# Peta!



## nh3b's (Jan 18, 2008)

After being up since 1:30 this morning reading this forum....I thought Id take a break and share a funny pic I had. I learned alot this mornin, Thanks for a great forum!


----------



## ds7662 (Jan 18, 2008)

What PETA really means:
People
Eating
Tasty
Animals


----------



## nh3b's (Jan 18, 2008)

You know it DS.


----------



## walking dude (Jan 18, 2008)

whats amazing bout this pic..........they used bows and arrows.........


----------



## nh3b's (Jan 18, 2008)

Walking Dude, did we have the day off work today? Ill have to look into those carbon .223 arrows.


----------



## walking dude (Jan 18, 2008)

HUH?

werk outta the house


----------



## walking dude (Jan 18, 2008)

opps my bad........that post over the one dudes rt shoulder......him being on the right........looked like a quiver..........

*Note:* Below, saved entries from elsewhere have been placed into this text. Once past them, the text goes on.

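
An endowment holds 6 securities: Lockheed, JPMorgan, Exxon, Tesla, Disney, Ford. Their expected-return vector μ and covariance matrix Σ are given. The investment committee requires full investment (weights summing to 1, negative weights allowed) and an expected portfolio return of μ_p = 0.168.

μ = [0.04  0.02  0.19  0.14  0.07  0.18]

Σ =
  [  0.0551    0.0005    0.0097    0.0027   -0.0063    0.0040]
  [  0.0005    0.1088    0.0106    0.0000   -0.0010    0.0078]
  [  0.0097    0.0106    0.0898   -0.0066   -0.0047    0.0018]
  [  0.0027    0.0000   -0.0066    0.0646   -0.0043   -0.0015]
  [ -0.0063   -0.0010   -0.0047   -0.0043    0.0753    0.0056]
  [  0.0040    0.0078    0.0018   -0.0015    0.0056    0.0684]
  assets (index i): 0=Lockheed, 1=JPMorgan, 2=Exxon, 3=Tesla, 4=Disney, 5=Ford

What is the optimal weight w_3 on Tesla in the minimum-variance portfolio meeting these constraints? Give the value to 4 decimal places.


u=Σ⁻¹μ = [0.1291  -0.2163  2.3161  2.5268  1.0361  2.5583]
v=Σ⁻¹𝟙 = [16.3486  7.4164  10.3332  17.1549  15.5045  11.6530]
a=μᵀu=1.327668  b=𝟙ᵀu=8.350123  c=𝟙ᵀv=78.410607  D=ac−b²=34.378686
λ₁=(c·0.168−b)/D = (78.410607·0.168−8.350123)/34.378686 = 0.140286
λ₂=(a−b·0.168)/D = (1.327668−8.350123·0.168)/34.378686 = -0.002186
w* = 0.140286·u + -0.002186·v:
  w_0 = 0.140286·0.1291 + -0.002186·16.3486 = -0.0176  (Lockheed)
  w_1 = 0.140286·-0.2163 + -0.002186·7.4164 = -0.0466  (JPMorgan)
  w_2 = 0.140286·2.3161 + -0.002186·10.3332 = 0.3023  (Exxon)
  w_3 = 0.140286·2.5268 + -0.002186·17.1549 = 0.3170  (Tesla)
  w_4 = 0.140286·1.0361 + -0.002186·15.5045 = 0.1115  (Disney)
  w_5 = 0.140286·2.5583 + -0.002186·11.6530 = 0.3334  (Ford)
Σw_i=1.0000  μᵀw=0.1680
σ²=wᵀΣw=λ₁·μ_p+λ₂ = 0.140286·0.168 + -0.002186 = 0.021382 ≈ 0.0214

0.3170


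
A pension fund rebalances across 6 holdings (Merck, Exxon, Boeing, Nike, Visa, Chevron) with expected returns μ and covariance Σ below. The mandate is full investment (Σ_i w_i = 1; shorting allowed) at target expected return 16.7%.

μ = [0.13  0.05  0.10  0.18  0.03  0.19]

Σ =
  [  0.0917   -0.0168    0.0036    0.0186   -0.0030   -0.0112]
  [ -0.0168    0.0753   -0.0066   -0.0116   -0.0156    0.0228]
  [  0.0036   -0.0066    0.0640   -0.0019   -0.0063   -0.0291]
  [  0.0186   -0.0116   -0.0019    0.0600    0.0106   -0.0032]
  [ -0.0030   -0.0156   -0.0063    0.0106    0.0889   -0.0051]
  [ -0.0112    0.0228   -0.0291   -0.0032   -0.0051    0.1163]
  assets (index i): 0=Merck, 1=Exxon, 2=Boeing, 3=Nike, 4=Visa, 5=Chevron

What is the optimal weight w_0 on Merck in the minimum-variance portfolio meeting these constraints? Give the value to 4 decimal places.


0.0969

u=Σ⁻¹μ = [1.2045  1.0320  2.8133  2.9450  0.5426  2.3561]
v=Σ⁻¹𝟙 = [12.6088  19.9104  25.0290  15.3033  15.8793  13.2894]
a=μᵀu=1.483562  b=𝟙ᵀu=10.893530  c=𝟙ᵀv=102.020311  D=ac−b²=32.684404
λ₁=(c·0.167−b)/D = (102.020311·0.167−10.893530)/32.684404 = 0.187975
λ₂=(a−b·0.167)/D = (1.483562−10.893530·0.167)/32.684404 = -0.010270
w* = 0.187975·u + -0.010270·v:
  w_0 = 0.187975·1.2045 + -0.010270·12.6088 = 0.0969  (Merck)
  w_1 = 0.187975·1.0320 + -0.010270·19.9104 = -0.0105  (Exxon)
  w_2 = 0.187975·2.8133 + -0.010270·25.0290 = 0.2718  (Boeing)
  w_3 = 0.187975·2.9450 + -0.010270·15.3033 = 0.3964  (Nike)
  w_4 = 0.187975·0.5426 + -0.010270·15.8793 = -0.0611  (Visa)
  w_5 = 0.187975·2.3561 + -0.010270·13.2894 = 0.3064  (Chevron)
Σw_i=1.0000  μᵀw=0.1670
σ²=wᵀΣw=λ₁·μ_p+λ₂ = 0.187975·0.167 + -0.010270 = 0.021122 ≈ 0.0211


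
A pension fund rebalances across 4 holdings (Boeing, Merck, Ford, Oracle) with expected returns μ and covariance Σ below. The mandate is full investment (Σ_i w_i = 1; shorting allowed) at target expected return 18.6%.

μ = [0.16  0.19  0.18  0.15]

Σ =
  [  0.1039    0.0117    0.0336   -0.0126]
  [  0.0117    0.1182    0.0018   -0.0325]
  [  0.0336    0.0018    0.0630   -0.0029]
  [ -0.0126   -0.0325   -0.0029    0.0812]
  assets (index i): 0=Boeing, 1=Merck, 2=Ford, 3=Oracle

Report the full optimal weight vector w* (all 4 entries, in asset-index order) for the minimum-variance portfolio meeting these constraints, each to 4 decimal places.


-0.1907  0.4545  0.6576  0.0786

u=Σ⁻¹μ = [0.8404  2.3087  2.4806  2.9903]
v=Σ⁻¹𝟙 = [6.2525  12.8364  13.0411  18.8890]
a=μᵀu=1.468179  b=𝟙ᵀu=8.620057  c=𝟙ᵀv=51.018954  D=ac−b²=0.599575
λ₁=(c·0.186−b)/D = (51.018954·0.186−8.620057)/0.599575 = 1.450140
λ₂=(a−b·0.186)/D = (1.468179−8.620057·0.186)/0.599575 = -0.225412
w* = 1.450140·u + -0.225412·v:
  w_0 = 1.450140·0.8404 + -0.225412·6.2525 = -0.1907  (Boeing)
  w_1 = 1.450140·2.3087 + -0.225412·12.8364 = 0.4545  (Merck)
  w_2 = 1.450140·2.4806 + -0.225412·13.0411 = 0.6576  (Ford)
  w_3 = 1.450140·2.9903 + -0.225412·18.8890 = 0.0786  (Oracle)
Σw_i=1.0000  μᵀw=0.1860
σ²=wᵀΣw=λ₁·μ_p+λ₂ = 1.450140·0.186 + -0.225412 = 0.044314 ≈ 0.0443


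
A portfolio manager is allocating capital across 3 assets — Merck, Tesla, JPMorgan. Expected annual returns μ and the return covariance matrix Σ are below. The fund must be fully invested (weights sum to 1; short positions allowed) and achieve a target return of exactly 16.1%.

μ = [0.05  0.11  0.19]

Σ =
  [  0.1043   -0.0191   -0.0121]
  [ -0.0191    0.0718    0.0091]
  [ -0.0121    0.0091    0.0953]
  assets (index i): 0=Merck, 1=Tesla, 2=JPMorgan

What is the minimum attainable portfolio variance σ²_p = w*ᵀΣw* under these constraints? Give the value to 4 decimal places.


p=Σ⁻¹μ = [0.9912  1.5458  1.9720]
q=Σ⁻¹𝟙 = [13.8031  16.2440  10.6946]
a=μᵀp=0.594270  b=𝟙ᵀp=4.508973  c=𝟙ᵀq=40.741729  D=ac−b²=3.880733
λ₁=(c·0.161−b)/D = (40.741729·0.161−4.508973)/3.880733 = 0.528366
λ₂=(a−b·0.161)/D = (0.594270−4.508973·0.161)/3.880733 = -0.033930
w* = 0.528366·p + -0.033930·q:
  w_0 = 0.528366·0.9912 + -0.033930·13.8031 = 0.0554  (Merck)
  w_1 = 0.528366·1.5458 + -0.033930·16.2440 = 0.2656  (Tesla)
  w_2 = 0.528366·1.9720 + -0.033930·10.6946 = 0.6790  (JPMorgan)
Σw_i=1.0000  μᵀw=0.1610
σ²=wᵀΣw=λ₁·μ_p+λ₂ = 0.528366·0.161 + -0.033930 = 0.051136 ≈ 0.0511

0.0511


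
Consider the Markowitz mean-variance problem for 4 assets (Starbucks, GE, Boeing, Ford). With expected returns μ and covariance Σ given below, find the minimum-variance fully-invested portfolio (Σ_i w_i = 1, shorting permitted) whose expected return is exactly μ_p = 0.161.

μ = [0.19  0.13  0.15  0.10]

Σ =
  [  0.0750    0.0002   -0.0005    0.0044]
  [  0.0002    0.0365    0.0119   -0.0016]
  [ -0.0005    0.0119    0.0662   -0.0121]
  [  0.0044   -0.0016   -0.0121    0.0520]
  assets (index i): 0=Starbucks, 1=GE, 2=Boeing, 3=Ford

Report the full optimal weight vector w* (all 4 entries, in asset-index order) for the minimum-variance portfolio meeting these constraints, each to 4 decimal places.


g=Σ⁻¹μ = [2.4041  2.9396  2.1791  2.3172]
h=Σ⁻¹𝟙 = [12.0549  23.3941  15.0936  22.4427]
a=μᵀg=1.397509  b=𝟙ᵀg=9.839975  c=𝟙ᵀh=72.985300  D=ac−b²=5.172517
λ₁=(c·0.161−b)/D = (72.985300·0.161−9.839975)/5.172517 = 0.369387
λ₂=(a−b·0.161)/D = (1.397509−9.839975·0.161)/5.172517 = -0.036100
w* = 0.369387·g + -0.036100·h:
  w_0 = 0.369387·2.4041 + -0.036100·12.0549 = 0.4529  (Starbucks)
  w_1 = 0.369387·2.9396 + -0.036100·23.3941 = 0.2413  (GE)
  w_2 = 0.369387·2.1791 + -0.036100·15.0936 = 0.2601  (Boeing)
  w_3 = 0.369387·2.3172 + -0.036100·22.4427 = 0.0458  (Ford)
Σw_i=1.0000  μᵀw=0.1610
σ²=wᵀΣw=λ₁·μ_p+λ₂ = 0.369387·0.161 + -0.036100 = 0.023371 ≈ 0.0234

0.4529  0.2413  0.2601  0.0458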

those ARE rabbits aren't they?


.223 for a BUNNY.........shame on you........LOL


----------



## nh3b's (Jan 18, 2008)

(Chuckle) Ya I could see where ya saw that
	

	
	
		
		



		
		
	


	





. Ya, those are rabbits...jackrabbits. When I lived in Colorado, we did the same thing. Out there .223 is common for this type of hunting. Prarie dogs too

Jackrabbits are different than cottontails......You dont sneak up on them or flush them outta some brush. Out there, your picking them off at 100-200 yds on some ranchers 5000 acres with the Mtns range in front of you. Definately Gods Country!


----------



## travcoman45 (Jan 20, 2008)

OOOOOH!  Fried rabbit, rabbit stew, bbq rabbit!  Oh yeah, rabbit sausage!

Good stuff.


----------



## kookie (Jan 29, 2008)

I like that one.........

Kookie


----------



## peculiarmike (Jan 29, 2008)

Looking at the barrels, they almost look like GAMO air rifles. 1200fps with the right pellets. They are gaining popularity for prairie dogs. Cheap to shoot and VERY effective.


----------



## bustedluckbarbq (Jan 29, 2008)

I can see a super batch of rabbit gravy in someones near future!!! mmmm goood!! over some drop biscuits!!


----------



## nh3b's (Jan 29, 2008)

I know pellet guns have come a long way but, I dont know if I would trust a pellet to shoot with accuracy at 2 or 400 yds. I also know they make a 22 that is air fired.....I would like to try that.

Fried rabbit, biscuts and gravy.....a Sunday morning breakfast when I grew up!!!!


----------



## mossymo (Jan 30, 2008)

Nice pic !!!
PETA can kiss my lilly white.....


----------



## blacklab (Feb 5, 2008)

nh3b's

That is so funny!!!! Thanks for the laugh and idea


----------